See
ccr-pos.txt file
for arrangement data (unit: mm) of the quarter of the whole array.
The origin ( 0, 0 ) is the centre of the flat array.
If the first item is marked 's', the reflector is located on the
border with any of other quarters. The ( x, y ) coordinate system
follows the ( x, y, z ) of Fliegel (JGR, 1992),
that is, the y-axis is along the solar panel and
the xy-plane faces the geocentre.
This plot shows the arrangement of 396 ccrs. The size is over 1 m x 1 m square. The gaps are considered to be filled by antennas. However, for laser ranging, no ccrs are obscured by any objects according to V. Vasiliev. The reflection point of the array centre is at 1.51 m distance along the geocentre direction from the satellite centre-of-mass.
Every ccr will equally respond all the time because the angle of incidence of the laser pulse is the same for all ccrs. This fact is totally different (actually reduces our work) from other ordinary satellites in which the intensity from each ccr must be independently calculated with respect to the angle of incidence. At the same time, this causes quite a long rise time which is new to us.
Some stations have experienced variation of the full-rate scattering even during a pass. This figure shows the residual distribution of a pass observed at a single-photon station of Herstmonceux 7840; started at 35-deg elevation, topped at 76-deg and ended at 40-deg. Obviously the scatter gets larger at lower elevation. This is because the angle relative to the satellite nadir is wide when the satellite is at low elevation from a station. The nadir angle is zero when the satellite is at the zenith, but it amounts to 13.7 degrees when at 20-deg elevation.

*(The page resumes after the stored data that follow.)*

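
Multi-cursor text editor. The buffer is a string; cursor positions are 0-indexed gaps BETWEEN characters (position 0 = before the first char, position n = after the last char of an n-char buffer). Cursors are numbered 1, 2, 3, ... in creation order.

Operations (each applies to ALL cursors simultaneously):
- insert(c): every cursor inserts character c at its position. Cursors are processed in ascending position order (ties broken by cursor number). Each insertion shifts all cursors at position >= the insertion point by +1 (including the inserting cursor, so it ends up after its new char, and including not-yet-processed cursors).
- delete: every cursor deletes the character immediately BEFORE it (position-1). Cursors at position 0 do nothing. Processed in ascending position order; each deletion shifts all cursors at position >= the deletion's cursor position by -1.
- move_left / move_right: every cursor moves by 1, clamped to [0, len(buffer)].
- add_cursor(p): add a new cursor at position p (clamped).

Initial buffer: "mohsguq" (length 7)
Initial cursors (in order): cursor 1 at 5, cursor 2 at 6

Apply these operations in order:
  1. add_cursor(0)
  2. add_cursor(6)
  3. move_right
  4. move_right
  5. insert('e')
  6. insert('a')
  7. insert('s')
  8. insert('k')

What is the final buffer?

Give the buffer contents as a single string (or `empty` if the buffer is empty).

Answer: moeaskhsguqeeeaaassskkk

Derivation:
After op 1 (add_cursor(0)): buffer="mohsguq" (len 7), cursors c3@0 c1@5 c2@6, authorship .......
After op 2 (add_cursor(6)): buffer="mohsguq" (len 7), cursors c3@0 c1@5 c2@6 c4@6, authorship .......
After op 3 (move_right): buffer="mohsguq" (len 7), cursors c3@1 c1@6 c2@7 c4@7, authorship .......
After op 4 (move_right): buffer="mohsguq" (len 7), cursors c3@2 c1@7 c2@7 c4@7, authorship .......
After op 5 (insert('e')): buffer="moehsguqeee" (len 11), cursors c3@3 c1@11 c2@11 c4@11, authorship ..3.....124
After op 6 (insert('a')): buffer="moeahsguqeeeaaa" (len 15), cursors c3@4 c1@15 c2@15 c4@15, authorship ..33.....124124
After op 7 (insert('s')): buffer="moeashsguqeeeaaasss" (len 19), cursors c3@5 c1@19 c2@19 c4@19, authorship ..333.....124124124
After op 8 (insert('k')): buffer="moeaskhsguqeeeaaassskkk" (len 23), cursors c3@6 c1@23 c2@23 c4@23, authorship ..3333.....124124124124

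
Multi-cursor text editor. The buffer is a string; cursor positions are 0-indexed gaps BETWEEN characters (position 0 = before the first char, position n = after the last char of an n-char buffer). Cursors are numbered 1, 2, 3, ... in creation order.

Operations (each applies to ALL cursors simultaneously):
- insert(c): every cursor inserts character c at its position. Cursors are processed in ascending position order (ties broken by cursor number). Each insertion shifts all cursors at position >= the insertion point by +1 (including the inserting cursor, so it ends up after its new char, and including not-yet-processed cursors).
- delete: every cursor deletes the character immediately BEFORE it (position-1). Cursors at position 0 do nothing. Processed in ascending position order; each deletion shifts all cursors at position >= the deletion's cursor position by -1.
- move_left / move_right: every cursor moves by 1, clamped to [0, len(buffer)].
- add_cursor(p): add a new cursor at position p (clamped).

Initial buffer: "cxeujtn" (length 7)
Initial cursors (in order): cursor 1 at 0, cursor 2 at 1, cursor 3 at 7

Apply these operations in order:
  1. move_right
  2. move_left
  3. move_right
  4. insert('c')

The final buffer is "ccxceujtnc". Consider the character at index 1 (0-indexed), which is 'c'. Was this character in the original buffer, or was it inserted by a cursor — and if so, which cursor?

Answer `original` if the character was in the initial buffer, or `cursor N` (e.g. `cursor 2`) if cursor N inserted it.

After op 1 (move_right): buffer="cxeujtn" (len 7), cursors c1@1 c2@2 c3@7, authorship .......
After op 2 (move_left): buffer="cxeujtn" (len 7), cursors c1@0 c2@1 c3@6, authorship .......
After op 3 (move_right): buffer="cxeujtn" (len 7), cursors c1@1 c2@2 c3@7, authorship .......
After op 4 (insert('c')): buffer="ccxceujtnc" (len 10), cursors c1@2 c2@4 c3@10, authorship .1.2.....3
Authorship (.=original, N=cursor N): . 1 . 2 . . . . . 3
Index 1: author = 1

Answer: cursor 1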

Even if the transmitted laser pulse has a short width, the retro-reflected pulse will spread nearly 30 cm due to this effect.
The retro-reflection is expected to vary with respect to the azimuthal angle to the ccr array. The satellite signature effect was simulated. The satellite is assumed to be at 30-deg elevation and the system noise of Herstmonceux (approx 1 cm rms, skewed) was convolved. Assuming that the horizontal direction in the ccr arrangement graph equals zero degrees azimuth, the responses were simulated every 10 degrees. The pulse shape changes dramatically as shown below. The long leading edge, up to 15 cm, is very new to our signature study because we have only experienced the satellite response with a sharp leading edge even in cases of large satellites like Ajisai and Topex. It is also very challenging to laser ranging systems, especially multi-photon systems whose detection timing of arrival is "somewhere" between the first photon and the centroid. On the other hand, single-photon systems always refer the centroid although its full-rate scattering is generally large.

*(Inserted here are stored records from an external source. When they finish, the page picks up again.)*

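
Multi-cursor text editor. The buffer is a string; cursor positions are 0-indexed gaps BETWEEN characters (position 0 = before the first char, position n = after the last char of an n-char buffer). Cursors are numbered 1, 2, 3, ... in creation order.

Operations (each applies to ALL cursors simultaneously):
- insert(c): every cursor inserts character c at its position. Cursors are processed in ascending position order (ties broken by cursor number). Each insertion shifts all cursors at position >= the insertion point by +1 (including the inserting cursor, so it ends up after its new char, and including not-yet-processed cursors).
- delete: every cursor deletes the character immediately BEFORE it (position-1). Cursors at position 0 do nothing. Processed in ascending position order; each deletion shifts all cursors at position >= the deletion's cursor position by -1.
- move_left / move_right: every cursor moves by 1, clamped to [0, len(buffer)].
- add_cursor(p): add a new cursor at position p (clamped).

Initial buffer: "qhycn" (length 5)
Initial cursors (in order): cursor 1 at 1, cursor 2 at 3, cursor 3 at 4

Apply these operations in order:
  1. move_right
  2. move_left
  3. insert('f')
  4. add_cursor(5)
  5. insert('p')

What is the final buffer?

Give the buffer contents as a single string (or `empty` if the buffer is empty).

After op 1 (move_right): buffer="qhycn" (len 5), cursors c1@2 c2@4 c3@5, authorship .....
After op 2 (move_left): buffer="qhycn" (len 5), cursors c1@1 c2@3 c3@4, authorship .....
After op 3 (insert('f')): buffer="qfhyfcfn" (len 8), cursors c1@2 c2@5 c3@7, authorship .1..2.3.
After op 4 (add_cursor(5)): buffer="qfhyfcfn" (len 8), cursors c1@2 c2@5 c4@5 c3@7, authorship .1..2.3.
After op 5 (insert('p')): buffer="qfphyfppcfpn" (len 12), cursors c1@3 c2@8 c4@8 c3@11, authorship .11..224.33.

Answer: qfphyfppcfpn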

The azimuth can be computed from the position of a satellite, a station and the sun, at the observation time. We used Herstmonceux full-rate residual data, choosing only 30 to 40 degrees of elevation and sorting by the azimuthal angle of incidence.
Each of the graphs below should be compared with each of those above. The agreement between the twos are not very precise, but they roughly match in terms of the number of peaks (one or two) and the scattering size.

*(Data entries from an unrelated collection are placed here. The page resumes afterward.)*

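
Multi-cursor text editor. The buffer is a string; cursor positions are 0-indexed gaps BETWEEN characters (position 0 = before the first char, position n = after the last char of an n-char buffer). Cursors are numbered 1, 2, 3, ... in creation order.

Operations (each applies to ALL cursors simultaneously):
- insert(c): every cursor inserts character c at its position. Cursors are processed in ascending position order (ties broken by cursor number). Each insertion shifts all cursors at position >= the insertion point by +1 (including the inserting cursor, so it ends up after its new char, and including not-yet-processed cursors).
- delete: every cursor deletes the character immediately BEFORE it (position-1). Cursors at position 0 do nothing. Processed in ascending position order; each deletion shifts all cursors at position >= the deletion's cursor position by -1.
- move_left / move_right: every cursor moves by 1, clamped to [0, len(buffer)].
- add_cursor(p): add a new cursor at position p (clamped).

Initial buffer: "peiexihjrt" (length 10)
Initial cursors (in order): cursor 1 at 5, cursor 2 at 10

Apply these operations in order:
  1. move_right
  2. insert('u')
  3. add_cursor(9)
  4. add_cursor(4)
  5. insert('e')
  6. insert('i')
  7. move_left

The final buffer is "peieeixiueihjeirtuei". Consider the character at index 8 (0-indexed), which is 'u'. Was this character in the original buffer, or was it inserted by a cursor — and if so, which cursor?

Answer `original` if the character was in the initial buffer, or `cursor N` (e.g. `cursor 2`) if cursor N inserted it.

After op 1 (move_right): buffer="peiexihjrt" (len 10), cursors c1@6 c2@10, authorship ..........
After op 2 (insert('u')): buffer="peiexiuhjrtu" (len 12), cursors c1@7 c2@12, authorship ......1....2
After op 3 (add_cursor(9)): buffer="peiexiuhjrtu" (len 12), cursors c1@7 c3@9 c2@12, authorship ......1....2
After op 4 (add_cursor(4)): buffer="peiexiuhjrtu" (len 12), cursors c4@4 c1@7 c3@9 c2@12, authorship ......1....2
After op 5 (insert('e')): buffer="peieexiuehjertue" (len 16), cursors c4@5 c1@9 c3@12 c2@16, authorship ....4..11..3..22
After op 6 (insert('i')): buffer="peieeixiueihjeirtuei" (len 20), cursors c4@6 c1@11 c3@15 c2@20, authorship ....44..111..33..222
After op 7 (move_left): buffer="peieeixiueihjeirtuei" (len 20), cursors c4@5 c1@10 c3@14 c2@19, authorship ....44..111..33..222
Authorship (.=original, N=cursor N): . . . . 4 4 . . 1 1 1 . . 3 3 . . 2 2 2
Index 8: author = 1

Answer: cursor 1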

The variation of the pulse shape/spread is not a problem for single-photon systems, but it has probably degraded the accuracy of multi-photon systems. We need to model the centre-of-mass correction dependent on the satellite orientation and the laser system's policy.
Lastly, it should be stressed that the large array enabled us to obtain a large amount of laser range data (3 times of GPS) though such a satellite signature problem is contingent to the array size.